Afectuosíssimo servidor de V. Paternidade,
Fernando de Morales Penso
ao cimo: entregue pelo P.e José Ferreira, da C.ª de Jesus em 6 de Janeiro de 1684.
Custas: 10$148 réis.
FERNÃO RODRIGUES PENSO – Processo n.º 2332-1
Agora com 71 anos, reduzido à miséria, Fernão Rodrigues Penso deu entrada de novo na cadeia da Inquisição. Sabia muito bem o que tinha acontecido: com medo da morte, o seu filho tinha dado nele. E foi acusado pelos Inquisidores de ter ocultado a cumplicidade do filho na crença da Lei de Moisés.
Em 11 de Maio de 1684, escreveu uma petição aos Inquisidores em três folhas densas em letra miudinha (fls. 33 e 34), onde pede misericórdia e termina dizendo que tem a seu cargo 7 filhas, 3 netas e 4 filhos, que não têm outro amparo depois da morte de seu genro.
Mas não estava disposto a confessar e não o fez.
Com o seu Procurador apresentou defesa, que, “por sua matéria lhe não foi recebida” (diz-se na sentença, mas não conseguimos perceber a razão).
No Assento da Mesa de 11 de Setembro de 1684 (fls. 36), houve unanimidade em o submeter a tormento. Mas aos Deputados Luis Vieira da Silva e Fr. Jorge de Castro, “pareceu que a testemunha (o filho) merecia alguma diminuição por não ser reperguntada na forma do Breve, precedendo primeiro interrogatórios do Réu; e pela chamada Revogação que fez em carta que escreveu ao P.e José Ferreira, da Companhia de Jesus, que se juntou ao processo do dito Fernão de Morales, principalmente tendo o Réu contra si esta só testemunha.” É a primeira vez que aparece uma referência ao Breve de 22 de Agosto de 1681.
O Assento do Conselho Geral de 22 de Setembro de 1684 (fls. 38) confirmou a ida ao tormento.
Foi ao tormento em 6 de Outubro de 1684 (fls. 42). Foi duro, durou quase meia hora. Durante o tormento chamou pelo nome de Jesus, pedindo misericórdia e dizendo que não tinha culpas. Mas não acusou o filho.

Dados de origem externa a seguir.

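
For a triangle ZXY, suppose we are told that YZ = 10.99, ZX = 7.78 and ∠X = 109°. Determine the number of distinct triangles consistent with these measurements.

ZX·sin X = 7.78·sin(109°) ≈ 7.356.
Since ∠X is not acute, a triangle exists only if YZ > ZX; here YZ > ZX, so there is exactly one triangle.

1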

No Assento da Mesa de 17 de Outubro de 1684 (fls. 44) teve a mesma condenação: cárcere e hábito penitencial perpétuo. Mas o Conselho Geral em 7 de Novembro de 1684 (fls. 46) acrescentou-lhe o degredo de três anos para Castro Marim. Foi ao auto da fé de 26 de Novembro de 1684. António Joaquim Moreira (cod. 863-1) põe na Lista do auto esta nota em Ana da Costa: "Amiga de Fernão Rodrigues Penso, a quem fez uma mesura, quando passou por ele no Auto". Nos dois processos que teve, Ana da Costa não indicou os filhos ilegítimos nas Genealogias.
Deve ter saído do cárcere em 6 de Dezembro de 1684 (fls. 49 v).
Custas: 3$194 réis.
MARIANA DE MORALES PENSO – Processo n.º 8413
Denunciada por seu meio irmão no dia 3-8-1683, foi logo presa no dia seguinte, deixando para trás uma filhinha de quatro meses.
Estava também denunciada por Pedro Ribeiro em 9-9-1673, coisa antiga que já devia estar esquecida. O promotor, ao requerer a prisão, para valorizar o testemunho de Fernando, diz que o pai tinha mais estima por ele do que pela filha Mariana (fls. 9). Há uma denúncia cointra ela de um Fr. Francisco do Espírito Santo (fls. 13).
Como a prova era fraca, a Inquisição andou a procurar as criadas da ré, para saber o que se passava lá em casa.
Apolónia Maria (fls. 15) diz que trabalha há dois anos em casa de Manuel Cordeiro. Antes, estivera ano e meio em casa de D. Mariana e marido. À noite, a sua patroa ficava cerca de meia hora à janela a observar as estrelas. Outra criada de nome Sousa disse a ela que faziam um jejum judaico em Março.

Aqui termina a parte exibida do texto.